In mid-2026 Known & Cited retired its original single-framework offer and rebuilt around three products: AI See, AI Think and AI Do. This is the honest account of why, written by the founder, including the parts where we got the first version wrong.
K&C launched with a single measurement framework: one score, one report, one name. It was a good product and it found clients. But it asked one score to describe the whole funnel, and buyers kept asking the same three questions in different words: does AI know us, what does it say about us, and does it tell people to buy us. Three questions. One score. Something had to give.
Buyers don't think in frameworks; they think in funnel stages. The marketing director worrying about awareness and the sales director worrying about shortlists are different people with different budgets and different definitions of success.
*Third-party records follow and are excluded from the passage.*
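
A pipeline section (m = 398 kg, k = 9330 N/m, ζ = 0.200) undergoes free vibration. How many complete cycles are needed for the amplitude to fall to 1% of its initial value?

4 cycles

Logarithmic decrement δ = 2πζ/√(1 − ζ²) = 2π × 0.2000/√(1 − 0.0400) = 1.283.
x_n/x₀ = e^(−nδ) ≤ 0.01; take ln: n ≥ ln(1/0.01)/δ = 4.605/1.283 = 3.591.
So 4 complete cycles are required.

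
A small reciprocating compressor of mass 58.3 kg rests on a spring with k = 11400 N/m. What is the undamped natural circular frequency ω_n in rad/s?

14.0 rad/s

ω_n = √(k/m) = √(11400/58.3) = √195.5 = 13.98 rad/s.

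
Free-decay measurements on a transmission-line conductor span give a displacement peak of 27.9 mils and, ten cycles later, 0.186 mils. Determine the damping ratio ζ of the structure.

0.0795

Logarithmic decrement δ = (1/n)·ln(x₀/x_n) = (1/10)·ln(27.9/0.186) = (1/10)·ln(150.0) = 0.5011.
ζ = δ/√(4π² + δ²) = 0.5011/√(39.48 + 0.251) = 0.5011/6.303 = 0.07949.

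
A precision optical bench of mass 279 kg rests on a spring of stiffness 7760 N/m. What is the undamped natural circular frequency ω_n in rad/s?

5.27 rad/s

ω_n = √(k/m) = √(7760/279) = √27.81 = 5.274 rad/s.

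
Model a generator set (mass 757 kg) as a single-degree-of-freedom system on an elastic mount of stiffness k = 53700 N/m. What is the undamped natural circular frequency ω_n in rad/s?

8.42 rad/s

ω_n = √(k/m) = √(53700/757) = √70.94 = 8.422 rad/s.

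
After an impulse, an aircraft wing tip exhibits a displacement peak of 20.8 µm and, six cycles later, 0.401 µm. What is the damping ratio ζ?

Logarithmic decrement δ = (1/n)·ln(x₀/x_n) = (1/6)·ln(20.8/0.401) = (1/6)·ln(51.87) = 0.6581.
ζ = δ/√(4π² + δ²) = 0.6581/√(39.48 + 0.433) = 0.6581/6.318 = 0.1042.

0.104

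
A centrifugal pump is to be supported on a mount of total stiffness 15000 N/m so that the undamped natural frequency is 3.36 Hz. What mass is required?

ω_n = 2πf_n = 2π × 3.36 = 21.11 rad/s.
m = k/ω_n² = 15000/21.11² = 15000/445.7 = 33.66 kg.

33.7 kg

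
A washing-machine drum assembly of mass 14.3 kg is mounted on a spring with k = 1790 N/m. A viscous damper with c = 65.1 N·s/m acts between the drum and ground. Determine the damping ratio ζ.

ω_n = √(k/m) = √(1790/14.3) = 11.19 rad/s.
Critical damping c_c = 2√(k·m) = 2√(1790 × 14.3) = 320.0 N·s/m, so ζ = c/c_c = 65.1/320.0 = 0.2034.

0.203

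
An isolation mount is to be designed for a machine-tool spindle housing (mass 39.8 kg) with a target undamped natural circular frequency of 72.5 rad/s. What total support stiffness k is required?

209000 N/m

k = m·ω_n² = 39.8 × 72.50² = 39.8 × 5256 = 209200 N/m.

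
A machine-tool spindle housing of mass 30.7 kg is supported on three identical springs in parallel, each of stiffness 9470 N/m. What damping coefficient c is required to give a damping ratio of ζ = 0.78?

Parallel springs add: k_eq = 3 × 9470 = 28410 N/m.
c_c = 2√(k_eq·m) = 2√(28410 × 30.7) = 1868 N·s/m.
c = ζ·c_c = 0.78 × 1868 = 1457 N·s/m.

1460 N·s/m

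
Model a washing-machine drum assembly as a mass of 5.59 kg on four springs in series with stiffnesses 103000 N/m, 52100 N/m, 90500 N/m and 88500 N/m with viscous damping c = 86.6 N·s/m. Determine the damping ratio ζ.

Series springs: 1/k_eq = 1/103000 + 1/52100 + 1/90500 + 1/88500 = 5.125×10^-5, so k_eq = 19510 N/m.
ω_n = √(k_eq/m) = √(19510/5.59) = 59.08 rad/s.
Critical damping c_c = 2√(k_eq·m) = 2√(19510 × 5.59) = 660.5 N·s/m, so ζ = c/c_c = 86.6/660.5 = 0.1311.

0.131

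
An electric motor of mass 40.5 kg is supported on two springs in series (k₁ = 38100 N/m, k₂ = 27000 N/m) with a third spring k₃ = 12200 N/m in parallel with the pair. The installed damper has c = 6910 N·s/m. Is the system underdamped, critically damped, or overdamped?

overdamped

Series pair: k_s = k₁k₂/(k₁+k₂) = (38100)(27000)/(38100 + 27000) = 15800 N/m. In parallel with k₃: k_eq = 15800 + 12200 = 28000 N/m.
c_c = 2√(k_eq·m) = 2130 N·s/m; ζ = c/c_c = 6910/2130 = 3.24.
Since ζ > 1 the system is overdamped.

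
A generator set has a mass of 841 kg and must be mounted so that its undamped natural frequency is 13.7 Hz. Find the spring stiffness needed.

ω_n = 2πf_n = 2π × 13.7 = 86.08 rad/s.
k = m·ω_n² = 841 × 86.08² = 841 × 7410 = 6232000 N/m.

6230000 N/m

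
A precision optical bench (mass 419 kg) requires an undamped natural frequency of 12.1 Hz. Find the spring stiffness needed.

2420000 N/m

ω_n = 2πf_n = 2π × 12.1 = 76.03 rad/s.
k = m·ω_n² = 419 × 76.03² = 419 × 5780 = 2422000 N/m.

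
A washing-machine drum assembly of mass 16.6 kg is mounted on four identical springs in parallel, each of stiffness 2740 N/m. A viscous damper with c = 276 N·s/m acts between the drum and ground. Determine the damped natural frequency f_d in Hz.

3.87 Hz

Parallel springs add: k_eq = 4 × 2740 = 10960 N/m.
ω_n = √(k_eq/m) = √(10960/16.6) = 25.70 rad/s.
Critical damping c_c = 2√(k_eq·m) = 2√(10960 × 16.6) = 853.1 N·s/m, so ζ = c/c_c = 276/853.1 = 0.3235.
ω_d = ω_n√(1 − ζ²) = 25.70 × √(1 − 0.105) = 24.31 rad/s.
f_d = ω_d/(2π) = 3.870 Hz.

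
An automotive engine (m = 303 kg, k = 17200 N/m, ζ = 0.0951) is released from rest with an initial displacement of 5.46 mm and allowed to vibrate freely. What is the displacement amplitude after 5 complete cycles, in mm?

0.271 mm

Logarithmic decrement δ = 2πζ/√(1 − ζ²) = 2π × 0.09510/√(1 − 0.00904) = 0.6003.
After n cycles, x_n/x₀ = e^(−nδ), so x_5 = 5.46 × e^(−5 × 0.6003) = 5.46 × 0.04972 = 0.2715 mm.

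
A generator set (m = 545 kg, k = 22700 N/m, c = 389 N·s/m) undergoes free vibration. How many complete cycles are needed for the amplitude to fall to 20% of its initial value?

5 cycles

ζ = c/(2√(km)) = 389/(2√(22700 × 545)) = 389/7035 = 0.05530.
Logarithmic decrement δ = 2πζ/√(1 − ζ²) = 2π × 0.05530/√(1 − 0.00306) = 0.3480.
x_n/x₀ = e^(−nδ) ≤ 0.2; take ln: n ≥ ln(1/0.2)/δ = 1.609/0.3480 = 4.625.
So 5 complete cycles are required.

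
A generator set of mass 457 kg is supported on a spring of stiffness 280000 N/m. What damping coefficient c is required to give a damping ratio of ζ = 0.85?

c_c = 2√(k·m) = 2√(280000 × 457) = 22620 N·s/m.
c = ζ·c_c = 0.85 × 22620 = 19230 N·s/m.

19200 N·s/m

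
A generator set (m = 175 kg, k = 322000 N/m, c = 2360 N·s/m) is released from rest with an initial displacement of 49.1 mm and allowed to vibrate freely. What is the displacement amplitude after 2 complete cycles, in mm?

6.64 mm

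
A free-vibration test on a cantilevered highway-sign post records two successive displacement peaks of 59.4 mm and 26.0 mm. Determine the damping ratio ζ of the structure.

0.130

Logarithmic decrement δ = (1/n)·ln(x₀/x_n) = (1/1)·ln(59.4/26.0) = (1/1)·ln(2.285) = 0.8262.
ζ = δ/√(4π² + δ²) = 0.8262/√(39.48 + 0.683) = 0.8262/6.337 = 0.1304.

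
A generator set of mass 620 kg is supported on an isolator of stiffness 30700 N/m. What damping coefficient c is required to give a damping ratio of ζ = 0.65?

c_c = 2√(k·m) = 2√(30700 × 620) = 8726 N·s/m.
c = ζ·c_c = 0.65 × 8726 = 5672 N·s/m.

5670 N·s/m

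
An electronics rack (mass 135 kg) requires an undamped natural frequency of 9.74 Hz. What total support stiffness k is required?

506000 N/m

ω_n = 2πf_n = 2π × 9.74 = 61.20 rad/s.
k = m·ω_n² = 135 × 61.20² = 135 × 3745 = 505600 N/m.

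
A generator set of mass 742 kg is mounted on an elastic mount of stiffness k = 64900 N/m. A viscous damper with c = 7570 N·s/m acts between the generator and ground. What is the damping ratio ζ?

0.545

ω_n = √(k/m) = √(64900/742) = 9.352 rad/s.
Critical damping c_c = 2√(k·m) = 2√(64900 × 742) = 13880 N·s/m, so ζ = c/c_c = 7570/13880 = 0.5454.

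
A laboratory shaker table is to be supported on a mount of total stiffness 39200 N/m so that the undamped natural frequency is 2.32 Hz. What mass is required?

184 kg

ω_n = 2πf_n = 2π × 2.32 = 14.58 rad/s.
m = k/ω_n² = 39200/14.58² = 39200/212.5 = 184.5 kg.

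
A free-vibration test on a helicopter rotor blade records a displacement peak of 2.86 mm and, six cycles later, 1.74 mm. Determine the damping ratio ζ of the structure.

0.0132

Logarithmic decrement δ = (1/n)·ln(x₀/x_n) = (1/6)·ln(2.86/1.74) = (1/6)·ln(1.644) = 0.08282.
ζ = δ/√(4π² + δ²) = 0.08282/√(39.48 + 0.00686) = 0.08282/6.284 = 0.01318.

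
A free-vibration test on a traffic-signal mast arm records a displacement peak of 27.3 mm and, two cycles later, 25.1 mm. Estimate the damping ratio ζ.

Logarithmic decrement δ = (1/n)·ln(x₀/x_n) = (1/2)·ln(27.3/25.1) = (1/2)·ln(1.088) = 0.04201.
ζ = δ/√(4π² + δ²) = 0.04201/√(39.48 + 0.00176) = 0.04201/6.283 = 0.006686.

0.00669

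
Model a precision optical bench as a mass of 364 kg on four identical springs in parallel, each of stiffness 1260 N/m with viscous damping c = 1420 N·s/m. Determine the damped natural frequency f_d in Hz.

0.504 Hz

Parallel springs add: k_eq = 4 × 1260 = 5040 N/m.
ω_n = √(k_eq/m) = √(5040/364) = 3.721 rad/s.
Critical damping c_c = 2√(k_eq·m) = 2√(5040 × 364) = 2709 N·s/m, so ζ = c/c_c = 1420/2709 = 0.5242.
ω_d = ω_n√(1 − ζ²) = 3.721 × √(1 − 0.275) = 3.169 rad/s.
f_d = ω_d/(2π) = 0.5043 Hz.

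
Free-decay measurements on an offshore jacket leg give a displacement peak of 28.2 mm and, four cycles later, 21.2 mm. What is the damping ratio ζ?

0.0114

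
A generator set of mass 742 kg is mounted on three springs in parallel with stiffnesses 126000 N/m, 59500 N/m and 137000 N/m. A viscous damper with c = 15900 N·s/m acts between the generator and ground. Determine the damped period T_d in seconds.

Parallel springs add: k_eq = 126000 + 59500 + 137000 = 322500 N/m.
ω_n = √(k_eq/m) = √(322500/742) = 20.85 rad/s.
Critical damping c_c = 2√(k_eq·m) = 2√(322500 × 742) = 30940 N·s/m, so ζ = c/c_c = 15900/30940 = 0.5139.
ω_d = ω_n√(1 − ζ²) = 20.85 × √(1 − 0.264) = 17.88 rad/s.
T_d = 2π/ω_d = 0.3513 s.

0.351 s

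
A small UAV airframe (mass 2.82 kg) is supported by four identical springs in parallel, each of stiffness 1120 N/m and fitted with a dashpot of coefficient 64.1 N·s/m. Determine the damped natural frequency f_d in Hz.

6.08 Hz

Parallel springs add: k_eq = 4 × 1120 = 4480 N/m.
ω_n = √(k_eq/m) = √(4480/2.82) = 39.86 rad/s.
Critical damping c_c = 2√(k_eq·m) = 2√(4480 × 2.82) = 224.8 N·s/m, so ζ = c/c_c = 64.1/224.8 = 0.2851.
ω_d = ω_n√(1 − ζ²) = 39.86 × √(1 − 0.0813) = 38.20 rad/s.
f_d = ω_d/(2π) = 6.080 Hz.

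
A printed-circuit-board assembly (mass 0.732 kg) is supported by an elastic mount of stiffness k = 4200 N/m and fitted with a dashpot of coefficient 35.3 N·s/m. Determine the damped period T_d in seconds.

ω_n = √(k/m) = √(4200/0.732) = 75.75 rad/s.
Critical damping c_c = 2√(k·m) = 2√(4200 × 0.732) = 110.9 N·s/m, so ζ = c/c_c = 35.3/110.9 = 0.3183.
ω_d = ω_n√(1 − ζ²) = 75.75 × √(1 − 0.101) = 71.81 rad/s.
T_d = 2π/ω_d = 0.08750 s.

0.0875 s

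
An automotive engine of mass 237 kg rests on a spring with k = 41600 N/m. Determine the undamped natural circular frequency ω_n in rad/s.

ω_n = √(k/m) = √(41600/237) = √175.5 = 13.25 rad/s.

13.2 rad/s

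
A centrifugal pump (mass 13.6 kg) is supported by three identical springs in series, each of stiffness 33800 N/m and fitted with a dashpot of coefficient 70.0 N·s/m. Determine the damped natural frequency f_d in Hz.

4.56 Hz

Series springs: 1/k_eq = 3/33800, so k_eq = 33800/3 = 11270 N/m.
ω_n = √(k_eq/m) = √(11270/13.6) = 28.78 rad/s.
Critical damping c_c = 2√(k_eq·m) = 2√(11270 × 13.6) = 782.9 N·s/m, so ζ = c/c_c = 70.0/782.9 = 0.08941.
ω_d = ω_n√(1 − ζ²) = 28.78 × √(1 − 0.00799) = 28.67 rad/s.
f_d = ω_d/(2π) = 4.563 Hz.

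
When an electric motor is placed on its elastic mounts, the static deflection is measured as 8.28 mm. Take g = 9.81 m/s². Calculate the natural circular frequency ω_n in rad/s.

34.4 rad/s

ω_n = √(g/δ_st) = √(9.81/0.00828) = √1185 = 34.42 rad/s.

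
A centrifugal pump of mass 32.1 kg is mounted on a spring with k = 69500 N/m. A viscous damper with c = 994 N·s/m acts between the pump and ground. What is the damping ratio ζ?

ω_n = √(k/m) = √(69500/32.1) = 46.53 rad/s.
Critical damping c_c = 2√(k·m) = 2√(69500 × 32.1) = 2987 N·s/m, so ζ = c/c_c = 994/2987 = 0.3327.

0.333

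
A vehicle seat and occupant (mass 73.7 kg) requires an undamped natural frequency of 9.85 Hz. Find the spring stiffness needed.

ω_n = 2πf_n = 2π × 9.85 = 61.89 rad/s.
k = m·ω_n² = 73.7 × 61.89² = 73.7 × 3830 = 282300 N/m.

282000 N/m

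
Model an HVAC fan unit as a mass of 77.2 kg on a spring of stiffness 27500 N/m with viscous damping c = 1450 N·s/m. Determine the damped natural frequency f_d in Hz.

ω_n = √(k/m) = √(27500/77.2) = 18.87 rad/s.
Critical damping c_c = 2√(k·m) = 2√(27500 × 77.2) = 2914 N·s/m, so ζ = c/c_c = 1450/2914 = 0.4976.
ω_d = ω_n√(1 − ζ²) = 18.87 × √(1 − 0.248) = 16.37 rad/s.
f_d = ω_d/(2π) = 2.606 Hz.

2.61 Hz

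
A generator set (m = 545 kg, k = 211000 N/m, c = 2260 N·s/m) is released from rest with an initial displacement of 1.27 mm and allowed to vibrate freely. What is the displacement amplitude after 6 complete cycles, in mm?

0.0234 mm

ζ = c/(2√(km)) = 2260/(2√(211000 × 545)) = 2260/21450 = 0.1054.
Logarithmic decrement δ = 2πζ/√(1 − ζ²) = 2π × 0.1054/√(1 − 0.0111) = 0.6658.
After n cycles, x_n/x₀ = e^(−nδ), so x_6 = 1.27 × e^(−6 × 0.6658) = 1.27 × 0.01841 = 0.02338 mm.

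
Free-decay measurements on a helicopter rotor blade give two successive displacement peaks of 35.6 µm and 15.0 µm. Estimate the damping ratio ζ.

Logarithmic decrement δ = (1/n)·ln(x₀/x_n) = (1/1)·ln(35.6/15.0) = (1/1)·ln(2.373) = 0.8643.
ζ = δ/√(4π² + δ²) = 0.8643/√(39.48 + 0.747) = 0.8643/6.342 = 0.1363.

0.136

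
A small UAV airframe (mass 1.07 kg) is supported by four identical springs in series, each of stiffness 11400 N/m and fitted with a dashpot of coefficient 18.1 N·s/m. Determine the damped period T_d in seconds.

Series springs: 1/k_eq = 4/11400, so k_eq = 11400/4 = 2850 N/m.
ω_n = √(k_eq/m) = √(2850/1.07) = 51.61 rad/s.
Critical damping c_c = 2√(k_eq·m) = 2√(2850 × 1.07) = 110.4 N·s/m, so ζ = c/c_c = 18.1/110.4 = 0.1639.
ω_d = ω_n√(1 − ζ²) = 51.61 × √(1 − 0.0269) = 50.91 rad/s.
T_d = 2π/ω_d = 0.1234 s.

0.123 s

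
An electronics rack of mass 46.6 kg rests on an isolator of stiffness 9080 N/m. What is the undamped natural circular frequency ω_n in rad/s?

14.0 rad/s

ω_n = √(k/m) = √(9080/46.6) = √194.8 = 13.96 rad/s.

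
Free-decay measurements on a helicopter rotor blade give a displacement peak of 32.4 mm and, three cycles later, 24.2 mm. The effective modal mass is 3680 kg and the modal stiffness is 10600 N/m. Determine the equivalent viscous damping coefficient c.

Logarithmic decrement δ = (1/n)·ln(x₀/x_n) = (1/3)·ln(32.4/24.2) = (1/3)·ln(1.339) = 0.09727.
ζ = δ/√(4π² + δ²) = 0.09727/√(39.48 + 0.00946) = 0.09727/6.284 = 0.01548.
c = ζ · 2√(km) = 0.01548 × 2√(10600 × 3680) = 0.01548 × 12490 = 193.4 N·s/m.

193 N·s/m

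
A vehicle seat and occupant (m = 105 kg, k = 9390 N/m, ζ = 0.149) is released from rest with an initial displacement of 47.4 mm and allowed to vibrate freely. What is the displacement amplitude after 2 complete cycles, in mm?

Logarithmic decrement δ = 2πζ/√(1 − ζ²) = 2π × 0.1490/√(1 − 0.0222) = 0.9468.
After n cycles, x_n/x₀ = e^(−nδ), so x_2 = 47.4 × e^(−2 × 0.9468) = 47.4 × 0.1505 = 7.136 mm.

7.14 mm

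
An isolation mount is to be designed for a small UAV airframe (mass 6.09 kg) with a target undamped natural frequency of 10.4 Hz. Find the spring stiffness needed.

ω_n = 2πf_n = 2π × 10.4 = 65.35 rad/s.
k = m·ω_n² = 6.09 × 65.35² = 6.09 × 4270 = 26000 N/m.

26000 N/m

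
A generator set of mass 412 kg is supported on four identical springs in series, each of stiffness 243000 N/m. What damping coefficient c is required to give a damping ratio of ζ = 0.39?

Series springs: 1/k_eq = 4/243000, so k_eq = 243000/4 = 60750 N/m.
c_c = 2√(k_eq·m) = 2√(60750 × 412) = 10010 N·s/m.
c = ζ·c_c = 0.39 × 10010 = 3902 N·s/m.

3900 N·s/m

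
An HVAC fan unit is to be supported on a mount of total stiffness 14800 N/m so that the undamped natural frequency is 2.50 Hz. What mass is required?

ω_n = 2πf_n = 2π × 2.50 = 15.71 rad/s.
m = k/ω_n² = 14800/15.71² = 14800/246.7 = 59.98 kg.

60.0 kg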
A single blended score gave both of them an answer and neither of them their answer.
AI See, AI Think and AI Do map one-to-one onto the questions buyers already ask. Each gets its own five-band scale, so a score always lands with meaning attached. Each can be bought alone or in sequence. And each report can go deep on its stage instead of skimming all three. The funnel was always the structure; now the products admit it.
We moved to a simple public shape: bespoke pricing for one-off reports, subscriptions from £475 per month for tracked measurement. Measurement is worth most when it repeats; a subscription aligns what we sell with how the value actually arrives. One-off reports stay available because sometimes you genuinely need one answer, once.
Existing clients were mapped to the new products with nothing lost in translation; the methodology underneath is continuous. Prospects get a clearer front door: pick the funnel stage that hurts, start there. And everyone gets the same promise the old offer carried: a defensible measurement, a clear reading, recommendations with owners on them.